(BPT) - There are a lot of misconceptions about credit scores, including how common credit behaviors could impact your credit score. In reality, your credit score changes all the time.
Your credit score can fluctuate for a number of reasons. For instance, it can fluctuate because new data is being reported while older data is slowly losing its predictive power as it ages. Even if you’re making smart money moves, here are a few surprising things that can impact your score:
Paying off installment loans early
The impact of paying loans off early is also dependent on a variety of factors. In some cases, paying off an installment loan early could boost your credit score. But in other cases, it causes your score to drop. If it drops, it’s typically because paying off an installment loan reduces the types of credit reported on your file. A healthy credit mix includes having both revolving credit (credit cards) and installment credit (car loans, student loans, personal loans and mortgages). Making consistent and timely payments on both helps you maintain a healthy score. But when you pay off your installment loan earlier than the intended repayment date, closing that account can hurt your score.
However, these dips are often temporary and paying off the debt will help you more financially in the long run.

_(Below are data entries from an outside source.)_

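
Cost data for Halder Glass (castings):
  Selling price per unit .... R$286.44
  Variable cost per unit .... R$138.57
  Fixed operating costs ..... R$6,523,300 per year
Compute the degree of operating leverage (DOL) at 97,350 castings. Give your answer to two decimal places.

At 97,350 units, contribution = 97,350 × R$147.87 = R$14,395,144.50.
EBIT = R$14,395,144.50 − R$6,523,300 = R$7,871,844.50.
DOL = contribution ÷ EBIT = R$14,395,144.50 ÷ R$7,871,844.50 = 1.8287.

1.83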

Closing an unused credit card account
VantageScore credit scoring models take into account the debt utilization ratio, which is based on the amount of credit a consumer uses relative to the total amount of credit available. If you want to keep your credit score healthy, it's best to keep your credit utilization between 10% and 30%. For instance, let's say you have three credit cards. One card has a $2,000 limit, another has a $1,000 limit and the third also has a $1,000 limit. Suppose you have balances on the first two but cancel the third one because you haven’t used it. The ratio of your credit utilization will then increase, which can cause your credit score to decrease.
Adding new lines of credit
Internet, cable and landline providers typically run a credit check before starting your service. When you set these up, providers will typically do a background check on your credit, which is known as a hard inquiry. Other types of companies also do credit checks before making lending decisions. Such hard inquiries can lower your credit score. One way to minimize the impact of hard inquiries is to shop for the best rate and terms within a 14-day period. For VantageScore models, hard inquiries made within a 14-day period count as just one inquiry and as a result, your score won’t be harmed as a result of multiple hard inquiries.
Want to learn more about your credit utilization?
For those interested in learning more about their credit utilization, VantageScore can provide consumers with transparent and informative data about that as well as other items that can impact your VantageScore credit score.
Little credit hiccups like the ones discussed above may throw you off guard. But as long as you have your finances in order, these credit score drops are not necessarily something to worry about. Continue to maintain your healthy financial behaviors and the results should show as time passes.